Additionally, we reviewed product labels collected during our inspection. Based on our review, we concluded that certain products are in violation of section 403 of the Act [21 U.S.C. § 343], as described further in this letter. You can find the Act and FDA’s regulations through internet links in FDA's website at http://www.fda.gov.
During the course of the inspection, FDA investigators observed several types of paczkis and coffee cakes which did not declare allergens, including wheat, milk and/or egg. These products were recalled by your firm on February 25, 2022.
We received your written response dated April 13, 2022, which included a summary of corrective actions by your facility. After reviewing the inspectional findings and your response to the observations listed in the FDA Form 483, we are issuing this letter to advise you of FDA’s concerns and provide detailed information describing the findings at your facility. We address your response below.
Hazard Analysis and Risk-Based Preventive Controls (21 CFR Part 117, Subpart C):
1. You did not appropriately evaluate known or reasonably foreseeable hazards to determine whether there are any hazards requiring a preventive control for your RTE cakes and paczkis, as required by 21 CFR 117.130(a)(1). Specifically:
a. Your hazard analysis considered undeclared allergens at the packaging/labeling step, but determined that this hazard was not “Significant” (i.e., did not require a preventive control) because “[a]ll products contain wheat, milk, egg and soy which are known allergens. Products containing nuts or coconut, contain a unique allergen, tree nuts.” However, your facility receives, stores, and uses allergens such as wheat, milk, egg, soy, and tree nuts (including walnuts, pecans, and coconut) in production. Therefore, undeclared allergens are a known or reasonably foreseeable hazard. Further, a knowledgeable person manufacturing/processing food in your circumstances would identify undeclared allergens as a hazard requiring a preventive control. Preventive controls for food allergens include procedures, practices, and processes employed for labeling to ensure that all food allergens are included on the label (see 21 CFR 117.135(c)(2)(ii)).

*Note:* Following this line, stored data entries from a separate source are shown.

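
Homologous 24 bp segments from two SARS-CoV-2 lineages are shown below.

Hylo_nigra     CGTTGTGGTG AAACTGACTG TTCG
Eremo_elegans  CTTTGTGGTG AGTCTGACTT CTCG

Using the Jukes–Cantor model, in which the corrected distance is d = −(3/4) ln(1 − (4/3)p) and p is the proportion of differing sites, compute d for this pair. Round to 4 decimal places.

Differing sites — 2:G/T; 12:A/G; 13:A/T; 20:G/T; 21:T/C.
p = 5/24 = 0.208333.
d = −0.75 · ln(1 − (4/3)·0.208333) = −0.75 · ln(0.722223) = −0.75 · (-0.325421) = 0.2441.

0.2441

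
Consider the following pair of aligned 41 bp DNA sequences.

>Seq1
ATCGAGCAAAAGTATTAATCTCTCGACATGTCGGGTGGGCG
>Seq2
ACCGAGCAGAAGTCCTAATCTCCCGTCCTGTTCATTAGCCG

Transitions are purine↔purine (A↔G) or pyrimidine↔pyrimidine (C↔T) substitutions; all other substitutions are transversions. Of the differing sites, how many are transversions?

6

The sequences differ at positions 2 (T/C, transition), 9 (A/G, transition), 14 (A/C, transversion), 15 (T/C, transition), 23 (T/C, transition), 26 (A/T, transversion), 28 (A/C, transversion), 32 (C/T, transition), 33 (G/C, transversion), 34 (G/A, transition), 35 (G/T, transversion), 37 (G/A, transition), 39 (G/C, transversion).
Of the 13 differences, 7 transitions and 6 transversions, so the answer is 6.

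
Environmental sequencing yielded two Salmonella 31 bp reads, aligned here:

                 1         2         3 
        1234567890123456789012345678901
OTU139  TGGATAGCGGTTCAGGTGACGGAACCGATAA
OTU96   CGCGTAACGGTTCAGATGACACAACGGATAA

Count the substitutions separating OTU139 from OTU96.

8

Differing sites — 1:T/C; 3:G/C; 4:A/G; 7:G/A; 16:G/A; 21:G/A; 22:G/C; 26:C/G.
That gives 8 mismatches out of 31 aligned sites, so the Hamming distance is 8.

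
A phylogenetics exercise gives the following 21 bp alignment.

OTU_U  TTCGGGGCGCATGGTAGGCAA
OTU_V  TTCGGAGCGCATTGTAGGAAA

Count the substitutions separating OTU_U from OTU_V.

3

The sequences differ at positions 6 (G/A), 13 (G/T), 19 (C/A).
That gives 3 mismatches out of 21 aligned sites, so the Hamming distance is 3.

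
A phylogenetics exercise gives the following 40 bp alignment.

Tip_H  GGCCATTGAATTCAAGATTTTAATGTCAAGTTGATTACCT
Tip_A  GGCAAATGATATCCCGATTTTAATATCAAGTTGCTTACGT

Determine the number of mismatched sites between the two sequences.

Differing sites — 4:C/A; 6:T/A; 10:A/T; 11:T/A; 14:A/C; 15:A/C; 25:G/A; 34:A/C; 39:C/G.
That gives 9 mismatches out of 40 aligned sites, so the Hamming distance is 9.

9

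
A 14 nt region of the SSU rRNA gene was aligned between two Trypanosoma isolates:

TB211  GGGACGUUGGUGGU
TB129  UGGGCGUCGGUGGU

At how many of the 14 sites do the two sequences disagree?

Mismatches occur at site 1 (G→U), site 4 (A→G), site 8 (U→C).
That gives 3 mismatches out of 14 aligned sites, so the Hamming distance is 3.

3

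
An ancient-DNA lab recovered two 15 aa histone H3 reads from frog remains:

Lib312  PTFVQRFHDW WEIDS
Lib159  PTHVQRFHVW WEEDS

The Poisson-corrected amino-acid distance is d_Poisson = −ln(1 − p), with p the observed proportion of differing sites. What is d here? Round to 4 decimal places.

Differing sites — 3:F/H; 9:D/V; 13:I/E.
p = 3/15 = 0.200000.
d = −ln(1 − 0.200000) = −ln(0.800000) = 0.2231.

0.2231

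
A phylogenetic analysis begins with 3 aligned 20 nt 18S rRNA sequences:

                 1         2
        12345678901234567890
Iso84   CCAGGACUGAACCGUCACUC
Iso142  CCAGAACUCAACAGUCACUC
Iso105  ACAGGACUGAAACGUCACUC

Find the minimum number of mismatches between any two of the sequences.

Pairwise Hamming distances:
  Iso84 vs Iso142: 3
  Iso84 vs Iso105: 2
  Iso142 vs Iso105: 5
The smallest is 2, between Iso84 and Iso105.

2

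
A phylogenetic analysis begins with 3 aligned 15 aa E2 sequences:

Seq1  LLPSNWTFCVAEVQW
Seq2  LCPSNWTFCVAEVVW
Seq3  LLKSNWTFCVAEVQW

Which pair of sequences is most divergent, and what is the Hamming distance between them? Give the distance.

Pairwise Hamming distances:
  Seq1 vs Seq2: 2
  Seq1 vs Seq3: 1
  Seq2 vs Seq3: 3
The largest is 3, between Seq2 and Seq3.

3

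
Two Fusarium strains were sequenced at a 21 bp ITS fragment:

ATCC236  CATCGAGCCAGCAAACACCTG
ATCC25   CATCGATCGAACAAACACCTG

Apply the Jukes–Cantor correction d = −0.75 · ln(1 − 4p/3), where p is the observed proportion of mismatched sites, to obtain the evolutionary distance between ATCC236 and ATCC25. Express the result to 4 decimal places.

Differing sites — 7:G/T; 9:C/G; 11:G/A.
p = 3/21 = 0.142857.
d = −0.75 · ln(1 − (4/3)·0.142857) = −0.75 · ln(0.809524) = −0.75 · (-0.211309) = 0.1585.

0.1585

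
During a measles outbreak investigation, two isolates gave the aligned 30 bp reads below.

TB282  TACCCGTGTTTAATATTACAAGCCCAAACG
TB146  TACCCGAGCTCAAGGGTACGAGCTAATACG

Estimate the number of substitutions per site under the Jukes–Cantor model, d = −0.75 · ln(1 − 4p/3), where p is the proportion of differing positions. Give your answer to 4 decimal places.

0.4408

The sequences differ at positions 7 (T/A), 9 (T/C), 11 (T/C), 14 (T/G), 15 (A/G), 16 (T/G), 20 (A/G), 24 (C/T), 25 (C/A), 27 (A/T).
p = 10/30 = 0.333333.
d = −0.75 · ln(1 − (4/3)·0.333333) = −0.75 · ln(0.555556) = −0.75 · (-0.587786) = 0.4408.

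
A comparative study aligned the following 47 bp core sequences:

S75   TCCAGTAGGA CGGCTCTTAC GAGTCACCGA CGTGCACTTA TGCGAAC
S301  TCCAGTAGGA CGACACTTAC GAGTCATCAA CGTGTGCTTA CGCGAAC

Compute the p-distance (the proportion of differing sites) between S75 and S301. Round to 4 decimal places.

The sequences differ at positions 13 (G/A), 15 (T/A), 27 (C/T), 29 (G/A), 35 (C/T), 36 (A/G), 41 (T/C).
There are 7 differences over 47 sites, so p = 7/47 = 0.1489.

0.1489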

We note that you had an allergen control program, “Allergen Control Program No: CSCB-208." However, you did not have adequate allergen controls in place as evidenced by your February 25, 2022 recall of paczkis and coffee cakes which did not declare allergens including wheat, milk and/or egg. Further, your allergen control program did not adequately address the monitoring of labels. The program stated that “(b)(4).” This procedure did not adequately address monitoring because it does not specify the number of finished products that will be monitored or establish the frequency with which this monitoring is to be performed (see 21 CFR 117.145(a)). Additionally, you did not implement this procedure. FDA investigators observed pre-printed labels being applied to products by a label operator who also checked that the right label was applied to the product. However, there was no “inspect[ion] by QA” and no checking that there was “proper labeling of allergenic products … in the label ingredient statement.”
Furthermore, as mentioned above, FDA investigators observed several types of paczkis and coffee cakes which did not declare allergens, including wheat, milk and/or egg. These products were recalled by your firm on February 25, 2022.Your response stated that fresh finished product bakery item labels will be reviewed on a (b)(4) basis and that QA is not always available to check the variety of products that are being packed and labeled. However, a (b)(4) review of labels is not adequate to ensure that allergens are correctly declared on your product labels and that the right label is applied during production.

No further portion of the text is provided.